So, one day, into Delaware’s great Basin/With strange Machinery sail Mr. Mason/And Mr. Dixon, by the Falmouth Packet/Connect, as with some invis’ble Bracket/Sharing a Fate, directed by the Stars/To mark the Earth with geometrick Scars. — TIMOTHY TOX
Mason & Dixon is the penultimate book in my long slog to read the complete works of Thomas Pynchon (only his Vineland awaits) and is of more than usual interest because your Faithful Reviewer plies his trade within a stone’s throw of the marker to the right, one of several placed by the eponomymous pair of 18th century surveyors in determining the demarcation line between Pennsylvania, Maryland, Delaware and West Virginia, and although they could not have known it, what would become the symbolic cultural boundary between the North and South nearly a century later during the bloody War Between the States.

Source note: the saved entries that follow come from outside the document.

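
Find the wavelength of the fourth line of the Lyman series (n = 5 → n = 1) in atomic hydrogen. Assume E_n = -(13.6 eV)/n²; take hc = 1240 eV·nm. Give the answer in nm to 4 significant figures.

94.98 nm

The Lyman series terminates on n_f = 1; the fourth line has n_i = 1+4 = 5.
ΔE = 13.60 × (1/1² − 1/5²) = 13.06 eV.
λ = 1240 / 13.06 = 94.98 nm.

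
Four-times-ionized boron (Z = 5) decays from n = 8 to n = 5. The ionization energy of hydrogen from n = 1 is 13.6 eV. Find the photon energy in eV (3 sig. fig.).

The Bohr energies scale as Z², so for Z = 5: E_n = −340.0/n² eV.
E_8 = −340.0/64 = −5.313 eV and E_5 = −340.0/25 = −13.60 eV.
The photon energy is |E_8 − E_5| = 8.29 eV.

8.29 eV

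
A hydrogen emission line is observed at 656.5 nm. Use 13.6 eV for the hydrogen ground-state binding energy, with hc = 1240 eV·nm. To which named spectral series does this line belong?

ΔE = 1240/656.5 = 1.889 eV.
This matches 13.6 × (1/2² − 1/3²), so n_f = 2: the Balmer series.

Balmer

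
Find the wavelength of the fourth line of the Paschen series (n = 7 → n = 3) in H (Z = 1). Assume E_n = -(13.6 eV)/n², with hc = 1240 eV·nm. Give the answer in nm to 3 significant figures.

The Paschen series terminates on n_f = 3; the fourth line has n_i = 3+4 = 7.
ΔE = 13.60 × (1/3² − 1/7²) = 1.234 eV.
λ = 1240 / 1.234 = 1010 nm.

1010 nm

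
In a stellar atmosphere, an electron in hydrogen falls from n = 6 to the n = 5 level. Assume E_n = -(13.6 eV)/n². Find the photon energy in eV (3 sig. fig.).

E_6 = −13.60/36 = −0.3778 eV and E_5 = −13.60/25 = −0.5440 eV.
The photon energy is |E_6 − E_5| = 0.166 eV.

0.166 eV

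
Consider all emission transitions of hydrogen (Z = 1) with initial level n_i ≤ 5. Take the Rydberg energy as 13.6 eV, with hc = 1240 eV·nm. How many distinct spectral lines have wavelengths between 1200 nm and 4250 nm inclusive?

3

Enumerate all n_i → n_f pairs with 1 ≤ n_f < n_i ≤ 5 and compute λ = 1240 / [13.6·1·(1/n_f² − 1/n_i²)].
Lines falling in [1200, 4250] nm: 5→3 (1282 nm), 4→3 (1876 nm), 5→4 (4052 nm).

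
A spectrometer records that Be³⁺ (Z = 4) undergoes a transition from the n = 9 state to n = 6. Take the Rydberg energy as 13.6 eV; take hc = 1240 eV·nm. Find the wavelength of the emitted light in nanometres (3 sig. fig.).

For Z = 4 the level energies scale as Z², so the effective Rydberg energy is 13.6 × 16 = 217.6 eV.
ΔE = 217.6 × (1/6² − 1/9²) = 217.6 × 0.01543 = 3.358 eV.
λ = hc/ΔE = 1240 / 3.358 = 369 nm.

369 nm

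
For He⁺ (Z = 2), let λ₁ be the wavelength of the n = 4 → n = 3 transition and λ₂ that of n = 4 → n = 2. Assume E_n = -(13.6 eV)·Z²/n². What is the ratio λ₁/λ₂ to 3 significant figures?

λ ∝ 1/ΔE ∝ 1/(1/n_f² − 1/n_i²), and the Z² and hc factors cancel in the ratio.
λ₁/λ₂ = (1/2² − 1/4²)/(1/3² − 1/4²) = 0.1875/0.04861 = 3.86.

3.86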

Like Pynchon’s 2007 magnum opus, Against the Day (reviewed here), Mason & Dixon is complex, wonderfully subversive and laugh-out-loud funny. But also like that book, it is more accessible than his earlier works, notably Gravity’s Rainbow, a masterpiece but with prose so dense that you can stand a fork in them.

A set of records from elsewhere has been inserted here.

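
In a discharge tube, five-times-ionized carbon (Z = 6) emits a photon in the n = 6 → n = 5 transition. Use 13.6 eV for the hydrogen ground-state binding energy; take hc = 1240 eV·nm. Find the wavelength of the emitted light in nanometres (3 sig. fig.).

For Z = 6 the level energies scale as Z², so the effective Rydberg energy is 13.6 × 36 = 489.6 eV.
ΔE = 489.6 × (1/5² − 1/6²) = 489.6 × 0.01222 = 5.984 eV.
λ = hc/ΔE = 1240 / 5.984 = 207 nm.

207 nm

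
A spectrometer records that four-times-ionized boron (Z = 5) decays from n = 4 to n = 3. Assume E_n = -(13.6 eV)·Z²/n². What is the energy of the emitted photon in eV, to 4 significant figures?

16.53 eV

The Bohr energies scale as Z², so for Z = 5: E_n = −340.0/n² eV.
E_4 = −340.0/16 = −21.25 eV and E_3 = −340.0/9 = −37.78 eV.
The photon energy is |E_4 − E_3| = 16.53 eV.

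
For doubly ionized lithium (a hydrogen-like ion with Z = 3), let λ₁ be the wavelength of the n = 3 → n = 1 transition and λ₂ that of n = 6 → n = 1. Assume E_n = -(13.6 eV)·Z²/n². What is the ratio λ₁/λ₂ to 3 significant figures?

1.09

λ ∝ 1/ΔE ∝ 1/(1/n_f² − 1/n_i²), and the Z² and hc factors cancel in the ratio.
λ₁/λ₂ = (1/1² − 1/6²)/(1/1² − 1/3²) = 0.9722/0.8889 = 1.09.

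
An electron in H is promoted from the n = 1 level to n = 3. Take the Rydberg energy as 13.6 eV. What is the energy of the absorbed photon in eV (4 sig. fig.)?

12.09 eV

E_3 = −13.60/9 = −1.511 eV and E_1 = −13.60/1 = −13.60 eV.
The photon energy is |E_3 − E_1| = 12.09 eV.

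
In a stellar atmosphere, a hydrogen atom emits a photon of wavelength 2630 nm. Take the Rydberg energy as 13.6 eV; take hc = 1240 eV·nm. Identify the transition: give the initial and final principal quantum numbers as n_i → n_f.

n_i = 6, n_f = 4

The photon energy is ΔE = hc/λ = 1240 / 2630 = 0.4715 eV.
With Z = 1, ΔE = 13.60 × (1/n_f² − 1/n_i²), so 1/n_f² − 1/n_i² = 0.03467.
Trying n_f = 4 gives 1/n_i² = 0.02783, i.e. n_i ≈ 6; this pair matches.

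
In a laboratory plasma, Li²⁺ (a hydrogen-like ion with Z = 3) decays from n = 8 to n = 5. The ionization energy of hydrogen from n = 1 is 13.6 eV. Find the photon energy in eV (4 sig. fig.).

2.984 eV

The Bohr energies scale as Z², so for Z = 3: E_n = −122.4/n² eV.
E_8 = −122.4/64 = −1.913 eV and E_5 = −122.4/25 = −4.896 eV.
The photon energy is |E_8 − E_5| = 2.984 eV.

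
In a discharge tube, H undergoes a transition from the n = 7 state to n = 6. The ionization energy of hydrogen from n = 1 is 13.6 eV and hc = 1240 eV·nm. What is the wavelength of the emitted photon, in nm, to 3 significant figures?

12400 nm

ΔE = 13.60 × (1/6² − 1/7²) = 13.60 × 0.007370 = 0.1002 eV.
λ = hc/ΔE = 1240 / 0.1002 = 12400 nm.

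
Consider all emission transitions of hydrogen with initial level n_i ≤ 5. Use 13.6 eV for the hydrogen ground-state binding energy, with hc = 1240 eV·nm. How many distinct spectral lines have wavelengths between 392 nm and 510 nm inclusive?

2

Enumerate all n_i → n_f pairs with 1 ≤ n_f < n_i ≤ 5 and compute λ = 1240 / [13.6·1·(1/n_f² − 1/n_i²)].
Lines falling in [392, 510] nm: 5→2 (434.2 nm), 4→2 (486.3 nm).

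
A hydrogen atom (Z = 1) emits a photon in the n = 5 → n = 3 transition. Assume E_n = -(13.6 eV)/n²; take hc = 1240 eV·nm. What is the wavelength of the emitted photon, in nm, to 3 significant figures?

ΔE = 13.60 × (1/3² − 1/5²) = 13.60 × 0.07111 = 0.9671 eV.
λ = hc/ΔE = 1240 / 0.9671 = 1280 nm.
This line belongs to the Paschen series.

1280 nm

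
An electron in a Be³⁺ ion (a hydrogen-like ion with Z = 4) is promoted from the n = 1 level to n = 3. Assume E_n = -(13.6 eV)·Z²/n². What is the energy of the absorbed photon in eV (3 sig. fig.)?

193 eV

The Bohr energies scale as Z², so for Z = 4: E_n = −217.6/n² eV.
E_3 = −217.6/9 = −24.18 eV and E_1 = −217.6/1 = −217.6 eV.
The photon energy is |E_3 − E_1| = 193 eV.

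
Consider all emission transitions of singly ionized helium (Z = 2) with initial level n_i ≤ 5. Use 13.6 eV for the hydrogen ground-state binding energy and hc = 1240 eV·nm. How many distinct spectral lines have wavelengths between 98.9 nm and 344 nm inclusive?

Enumerate all n_i → n_f pairs with 1 ≤ n_f < n_i ≤ 5 and compute λ = 1240 / [13.6·4·(1/n_f² − 1/n_i²)].
Lines falling in [98.9, 344] nm: 5→2 (108.5 nm), 4→2 (121.6 nm), 3→2 (164.1 nm), 5→3 (320.5 nm).

4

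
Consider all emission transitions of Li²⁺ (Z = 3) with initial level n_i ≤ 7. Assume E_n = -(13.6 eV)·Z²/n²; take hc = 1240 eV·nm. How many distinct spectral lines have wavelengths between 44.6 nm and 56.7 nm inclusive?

3

Enumerate all n_i → n_f pairs with 1 ≤ n_f < n_i ≤ 7 and compute λ = 1240 / [13.6·9·(1/n_f² − 1/n_i²)].
Lines falling in [44.6, 56.7] nm: 6→2 (45.59 nm), 5→2 (48.24 nm), 4→2 (54.03 nm).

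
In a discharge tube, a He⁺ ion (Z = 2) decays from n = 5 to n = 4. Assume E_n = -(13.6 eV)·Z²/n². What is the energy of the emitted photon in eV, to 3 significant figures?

1.22 eV

The Bohr energies scale as Z², so for Z = 2: E_n = −54.40/n² eV.
E_5 = −54.40/25 = −2.176 eV and E_4 = −54.40/16 = −3.400 eV.
The photon energy is |E_5 − E_4| = 1.22 eV.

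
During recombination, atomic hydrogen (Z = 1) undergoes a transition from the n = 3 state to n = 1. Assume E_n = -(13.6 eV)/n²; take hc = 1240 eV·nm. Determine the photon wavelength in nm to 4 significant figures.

102.6 nm

ΔE = 13.60 × (1/1² − 1/3²) = 13.60 × 0.8889 = 12.09 eV.
λ = hc/ΔE = 1240 / 12.09 = 102.6 nm.
This line belongs to the Lyman series.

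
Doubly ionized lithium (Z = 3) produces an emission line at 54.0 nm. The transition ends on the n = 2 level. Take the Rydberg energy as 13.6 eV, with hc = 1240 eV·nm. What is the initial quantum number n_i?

The photon energy is ΔE = hc/λ = 1240 / 54.0 = 22.96 eV.
With Z = 3, ΔE = 122.4 × (1/n_f² − 1/n_i²), so 1/n_f² − 1/n_i² = 0.1876.
With n_f = 2: 1/n_i² = 1/4 − 0.1876 = 0.06239, so n_i ≈ 4.00.

n_i = 4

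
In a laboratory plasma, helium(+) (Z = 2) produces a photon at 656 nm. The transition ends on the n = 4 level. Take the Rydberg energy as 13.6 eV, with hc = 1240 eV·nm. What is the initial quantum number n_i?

The photon energy is ΔE = hc/λ = 1240 / 656 = 1.890 eV.
With Z = 2, ΔE = 54.40 × (1/n_f² − 1/n_i²), so 1/n_f² − 1/n_i² = 0.03475.
With n_f = 4: 1/n_i² = 1/16 − 0.03475 = 0.02775, so n_i ≈ 6.00.

n_i = 6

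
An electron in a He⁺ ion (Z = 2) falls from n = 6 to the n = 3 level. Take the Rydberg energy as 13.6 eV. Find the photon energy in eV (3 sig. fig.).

4.53 eV

The Bohr energies scale as Z², so for Z = 2: E_n = −54.40/n² eV.
E_6 = −54.40/36 = −1.511 eV and E_3 = −54.40/9 = −6.044 eV.
The photon energy is |E_6 − E_3| = 4.53 eV.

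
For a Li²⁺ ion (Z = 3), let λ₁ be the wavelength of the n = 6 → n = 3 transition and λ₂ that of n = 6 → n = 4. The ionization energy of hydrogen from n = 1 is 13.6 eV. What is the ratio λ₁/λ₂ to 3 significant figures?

λ ∝ 1/ΔE ∝ 1/(1/n_f² − 1/n_i²), and the Z² and hc factors cancel in the ratio.
λ₁/λ₂ = (1/4² − 1/6²)/(1/3² − 1/6²) = 0.03472/0.08333 = 0.417.

0.417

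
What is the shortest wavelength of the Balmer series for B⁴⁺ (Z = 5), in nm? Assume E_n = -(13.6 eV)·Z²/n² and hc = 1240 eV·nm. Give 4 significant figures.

14.59 nm

The Balmer series has lower level n_f = 2; the series limit corresponds to n_i → ∞.
ΔE_max = 13.6 × 25 / 2² = 85.00 eV.
λ_min = 1240 / 85.00 = 14.59 nm.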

I knew I was in for a treat from the moment I read the Pynchonic run-on opening sentence of Mason & Dixon:
“Snow-Balls have flown their Arcs, starr’d the Sides of Outbuildings, as of Cousins, carried Hats away into the brisk Wind off Delaware,-the Sleds are brought in and their Runners carefully dried and greased, shoes deposited in the back Hall, a stocking’d-foot Descent made upon the great Kitchen, in a purposeful Dither since Morning, punctuated by the ringing Lids of various Boilers and Stewing-Pots, fragrant with Pie-Spices, peel’d Fruits, Suet, heated Sugar,-the Children, having all upon the Fly, among rhythmic slaps of Batter and Spoon, coax’d and stolen what they might, proceed, as upon each afternoon all this snowy Advent, to a comfortable Room at the rear of the House, years since given over to their carefree Assaults.”

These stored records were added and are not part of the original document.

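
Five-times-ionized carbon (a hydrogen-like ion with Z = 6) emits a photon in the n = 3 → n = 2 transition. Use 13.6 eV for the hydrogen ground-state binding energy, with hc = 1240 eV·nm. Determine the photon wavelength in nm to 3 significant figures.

18.2 nm

For Z = 6 the level energies scale as Z², so the effective Rydberg energy is 13.6 × 36 = 489.6 eV.
ΔE = 489.6 × (1/2² − 1/3²) = 489.6 × 0.1389 = 68.00 eV.
λ = hc/ΔE = 1240 / 68.00 = 18.2 nm.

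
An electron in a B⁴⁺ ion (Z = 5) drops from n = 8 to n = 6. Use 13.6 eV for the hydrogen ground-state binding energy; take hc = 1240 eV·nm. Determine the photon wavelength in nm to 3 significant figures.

For Z = 5 the level energies scale as Z², so the effective Rydberg energy is 13.6 × 25 = 340.0 eV.
ΔE = 340.0 × (1/6² − 1/8²) = 340.0 × 0.01215 = 4.132 eV.
λ = hc/ΔE = 1240 / 4.132 = 300 nm.

300 nm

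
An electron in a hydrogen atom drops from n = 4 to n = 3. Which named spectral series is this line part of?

Paschen

The series is set by the lower level: n_f = 3 is the Paschen series.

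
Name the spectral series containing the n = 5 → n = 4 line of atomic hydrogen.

The series is set by the lower level: n_f = 4 is the Brackett series.

Brackett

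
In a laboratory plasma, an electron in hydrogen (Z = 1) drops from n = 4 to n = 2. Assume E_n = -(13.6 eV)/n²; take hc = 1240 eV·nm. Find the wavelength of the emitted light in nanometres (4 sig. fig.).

ΔE = 13.60 × (1/2² − 1/4²) = 13.60 × 0.1875 = 2.550 eV.
λ = hc/ΔE = 1240 / 2.550 = 486.3 nm.

486.3 nm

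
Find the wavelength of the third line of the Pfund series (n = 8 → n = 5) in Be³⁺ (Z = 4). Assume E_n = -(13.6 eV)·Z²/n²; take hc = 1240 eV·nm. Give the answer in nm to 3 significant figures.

The Pfund series terminates on n_f = 5; the third line has n_i = 5+3 = 8.
ΔE = 217.6 × (1/5² − 1/8²) = 5.304 eV.
λ = 1240 / 5.304 = 234 nm.

234 nm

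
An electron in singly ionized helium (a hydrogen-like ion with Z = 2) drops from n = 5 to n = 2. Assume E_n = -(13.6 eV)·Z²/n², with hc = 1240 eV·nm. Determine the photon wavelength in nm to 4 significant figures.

108.5 nm

For Z = 2 the level energies scale as Z², so the effective Rydberg energy is 13.6 × 4 = 54.40 eV.
ΔE = 54.40 × (1/2² − 1/5²) = 54.40 × 0.2100 = 11.42 eV.
λ = hc/ΔE = 1240 / 11.42 = 108.5 nm.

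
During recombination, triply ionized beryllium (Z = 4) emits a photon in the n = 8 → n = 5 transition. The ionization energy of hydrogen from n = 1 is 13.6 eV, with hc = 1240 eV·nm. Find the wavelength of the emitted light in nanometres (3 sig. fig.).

234 nm

For Z = 4 the level energies scale as Z², so the effective Rydberg energy is 13.6 × 16 = 217.6 eV.
ΔE = 217.6 × (1/5² − 1/8²) = 217.6 × 0.02438 = 5.304 eV.
λ = hc/ΔE = 1240 / 5.304 = 234 nm.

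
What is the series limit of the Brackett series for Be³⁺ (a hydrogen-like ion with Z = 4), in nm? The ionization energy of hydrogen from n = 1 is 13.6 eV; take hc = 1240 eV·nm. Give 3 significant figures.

91.2 nm

The Brackett series has lower level n_f = 4; the series limit corresponds to n_i → ∞.
ΔE_max = 13.6 × 16 / 4² = 13.60 eV.
λ_min = 1240 / 13.60 = 91.2 nm.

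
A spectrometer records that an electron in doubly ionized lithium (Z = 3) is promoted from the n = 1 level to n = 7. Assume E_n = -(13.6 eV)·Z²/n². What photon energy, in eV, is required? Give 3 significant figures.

The Bohr energies scale as Z², so for Z = 3: E_n = −122.4/n² eV.
E_7 = −122.4/49 = −2.498 eV and E_1 = −122.4/1 = −122.4 eV.
The photon energy is |E_7 − E_1| = 120 eV.

120 eV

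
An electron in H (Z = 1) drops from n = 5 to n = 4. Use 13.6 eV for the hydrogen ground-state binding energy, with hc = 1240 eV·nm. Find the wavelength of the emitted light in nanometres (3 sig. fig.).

ΔE = 13.60 × (1/4² − 1/5²) = 13.60 × 0.02250 = 0.3060 eV.
λ = hc/ΔE = 1240 / 0.3060 = 4050 nm.

4050 nm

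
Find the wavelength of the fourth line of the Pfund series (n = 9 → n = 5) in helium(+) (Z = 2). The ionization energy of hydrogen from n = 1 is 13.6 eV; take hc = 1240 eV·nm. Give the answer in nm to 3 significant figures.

The Pfund series terminates on n_f = 5; the fourth line has n_i = 5+4 = 9.
ΔE = 54.40 × (1/5² − 1/9²) = 1.504 eV.
λ = 1240 / 1.504 = 824 nm.

824 nm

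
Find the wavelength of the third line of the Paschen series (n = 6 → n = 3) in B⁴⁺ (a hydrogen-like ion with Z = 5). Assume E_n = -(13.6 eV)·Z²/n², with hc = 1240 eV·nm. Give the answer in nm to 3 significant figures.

The Paschen series terminates on n_f = 3; the third line has n_i = 3+3 = 6.
ΔE = 340.0 × (1/3² − 1/6²) = 28.33 eV.
λ = 1240 / 28.33 = 43.8 nm.

43.8 nm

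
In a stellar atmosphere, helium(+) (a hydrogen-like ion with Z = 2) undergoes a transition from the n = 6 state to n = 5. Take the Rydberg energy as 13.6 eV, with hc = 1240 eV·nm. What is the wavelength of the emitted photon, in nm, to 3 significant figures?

1860 nm

For Z = 2 the level energies scale as Z², so the effective Rydberg energy is 13.6 × 4 = 54.40 eV.
ΔE = 54.40 × (1/5² − 1/6²) = 54.40 × 0.01222 = 0.6649 eV.
λ = hc/ΔE = 1240 / 0.6649 = 1860 nm.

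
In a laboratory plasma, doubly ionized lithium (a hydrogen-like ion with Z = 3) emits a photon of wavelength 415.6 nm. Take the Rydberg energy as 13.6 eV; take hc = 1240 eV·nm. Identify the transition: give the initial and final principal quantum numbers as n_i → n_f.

n_i = 8, n_f = 5

The photon energy is ΔE = hc/λ = 1240 / 415.6 = 2.984 eV.
With Z = 3, ΔE = 122.4 × (1/n_f² − 1/n_i²), so 1/n_f² − 1/n_i² = 0.02438.
Trying n_f = 5 gives 1/n_i² = 0.01562, i.e. n_i ≈ 8; this pair matches.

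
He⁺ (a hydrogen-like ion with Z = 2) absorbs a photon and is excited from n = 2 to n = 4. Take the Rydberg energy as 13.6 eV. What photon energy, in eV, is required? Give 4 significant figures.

10.20 eV

The Bohr energies scale as Z², so for Z = 2: E_n = −54.40/n² eV.
E_4 = −54.40/16 = −3.400 eV and E_2 = −54.40/4 = −13.60 eV.
The photon energy is |E_4 − E_2| = 10.20 eV.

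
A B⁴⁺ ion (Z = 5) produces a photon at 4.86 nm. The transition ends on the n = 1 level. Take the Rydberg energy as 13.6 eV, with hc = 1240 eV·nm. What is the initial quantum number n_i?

The photon energy is ΔE = hc/λ = 1240 / 4.86 = 255.1 eV.
With Z = 5, ΔE = 340.0 × (1/n_f² − 1/n_i²), so 1/n_f² − 1/n_i² = 0.7504.
With n_f = 1: 1/n_i² = 1/1 − 0.7504 = 0.2496, so n_i ≈ 2.00.

n_i = 2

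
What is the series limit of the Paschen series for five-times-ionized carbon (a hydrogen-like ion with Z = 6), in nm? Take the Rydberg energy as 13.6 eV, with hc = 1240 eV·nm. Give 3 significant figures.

The Paschen series has lower level n_f = 3; the series limit corresponds to n_i → ∞.
ΔE_max = 13.6 × 36 / 3² = 54.40 eV.
λ_min = 1240 / 54.40 = 22.8 nm.

22.8 nm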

Pynchon casts Charles Mason, who actually was an astronomer by trade, and surveyor Jeremiah Dixon as straight man and goof ball in a rollicking epic that deftly combines fiction and fact through a cast of characters that include the poet Timothy Tox, a Pynchon invention, and the very real Nevil Maskelyne, the Astronomer Royal and owner of one of the most evocative names in English history. The story of this dynamic duo’s adventures is told by the Reverend Wicks Cherrycoke 20 years after the fact in his sister’s Philadelphia parlor in an 18th century dialect which I fell into rather easily. (And now find Meself talkin’ to the Cats in said Dialeckt.)